Michael Corbat, the chief executive of Citigroup.
Michael Corbat, the chief executive of Citigroup.
REUTERS/Arnd WIegmann
  • On Thursday, Citigroup announced its CEO, Michael Corbat, would retire effective February 2021. 
  • The move came after it became clear regulators were losing patience with his inability to fix risk, compliance, and technology systems, according to people familiar with matter. 
  • One month before the announcement, Corbat sent a companywide memo to employees detailing some of those challenges and spelling out steps the management team had taken to improve things and imploring his employees to take a different attitude toward compliance.
  • Read the full memo below. 
  • Visit Business Insider’s homepage for more stories.

 

Citigroup CEO Mike Corbat announced his retirement last week, unveiling plans to hand control to bank president Jane Fraser in February next year. 

Corbat hastened his retirement once it became clear the Office of the Comptroller of the Currency and Federal Reserve were going to reprimand the bank for failing to fix its risk and compliance systems, The Wall Street Journal reported Monday. Business Insider has learned that it was the culmination of months of escalating tensions with regulators. 

Read more: Here’s how months of tension between Citigroup and its regulators over the bank’s tech and risk systems boiled over into the CEO’s early retirement

On Aug. 10, Corbat sent a companywide memo detailing some of those challenges. He spelled out steps the management team had taken to improve things – including the hiring of new executives – and implored his employees to take a different attitude toward compliance. One month later he announced his retirement. 

Find the full text of the memo below:

Internal Memo to All Employees from Mike Corbat

August 10, 2020

Dear Colleagues,

First, I want to again thank you for your outstanding work during this very challenging time. 

All the hard work you have done with regard to changing our model, making sound investments and building our financial strength creates a remarkable contrast in performance from the financial crisis.

Your efforts since the start of the current crisis have gone a long way to supporting one of my overarching goals as CEO—that Citi be seen as an indisputably strong and stable institution. Central to that goal is ensuring we have a risk and control environment that is best in class. We are the world's most global bank, and we have to meet the obligations that come with that title, especially in terms of safety and soundness.

In recent years, we have been working on significant remediation projects to strengthen our controls, infrastructure and governance. While we have made progress, we have work to do to meet the standards that we must hold ourselves to.

Over the past several months, we have been making the changes required to get us to where we need to be. In June, we centralized program management and regulatory affairs under a new position, Chief Administrative Officer, and we recruited industry veteran Karen Peetz for this new role. At the same time, Mary McNiff became our Chief Compliance Officer and has quickly injected fresh thinking and approaches. We also have asked outside firms to come in and give us frank assessments of what we need to do to improve our capabilities and effectiveness in these areas. As part of this effort, we also surveyed many of our colleagues to better understand the root causes of some of the execution challenges we have experienced.

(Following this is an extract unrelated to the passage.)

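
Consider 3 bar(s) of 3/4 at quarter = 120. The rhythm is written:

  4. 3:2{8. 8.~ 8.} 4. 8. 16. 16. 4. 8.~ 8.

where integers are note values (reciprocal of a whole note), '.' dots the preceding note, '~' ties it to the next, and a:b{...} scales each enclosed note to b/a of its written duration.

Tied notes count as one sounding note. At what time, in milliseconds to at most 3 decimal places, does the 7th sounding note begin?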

One thing has become very clear to me through Karen and Mary's initial observations, Jane and Paco's perspectives, as well as the survey: we need to think about infrastructure and controls very differently. We can't think of them as just something that is important to our regulators. It's not about getting remediation projects done or checking boxes.

At my recent Quarterly Town Hall, I referenced a quote from Mario Andretti. He said, "It's amazing how many drivers, even at the Formula One level, think the brakes are for slowing the car down." His point was that it's the brakes that let you control the car. It's the brakes that let you go fast. Better controls and stronger infrastructure will make us more competitive, not slow us down.

Simply put, to Be the Best for Our Clients and serve all our stakeholders, we first need to have an industry-leading risk and control environment. Getting this right will help us serve our clients better, win new ones, onboard them faster, and provide them with the assurance that they are doing business with an indisputably strong and stable institution.

All of us have a role to play in changing our mindset. This is not the job of just some of our colleagues. It is all of our jobs, across businesses, regions and functions. Siloed thinking that prioritizes one individual's or group's task rather than the best outcome for the firm is not acceptable. Our approach to risk and controls needs to be proactive, consistent across the firm, deeply embedded in how we do business and prioritized by every person who works at Citi. We will be measured, as a firm and individually, by how well we accomplish this change, and I encourage you to see it as an opportunity.

I am asking each of you to embrace this change. We have shown in the past what we can do when we act with collective purpose and determination. Sustained efforts such as our emphasis on ethics have made us a better company. I am confident we will do the same here by making our risk and controls a strategic priority. Over the coming months you will hear more about this and how you can play a role in moving our firm forward.

Thank you for all you continue to do for Citi.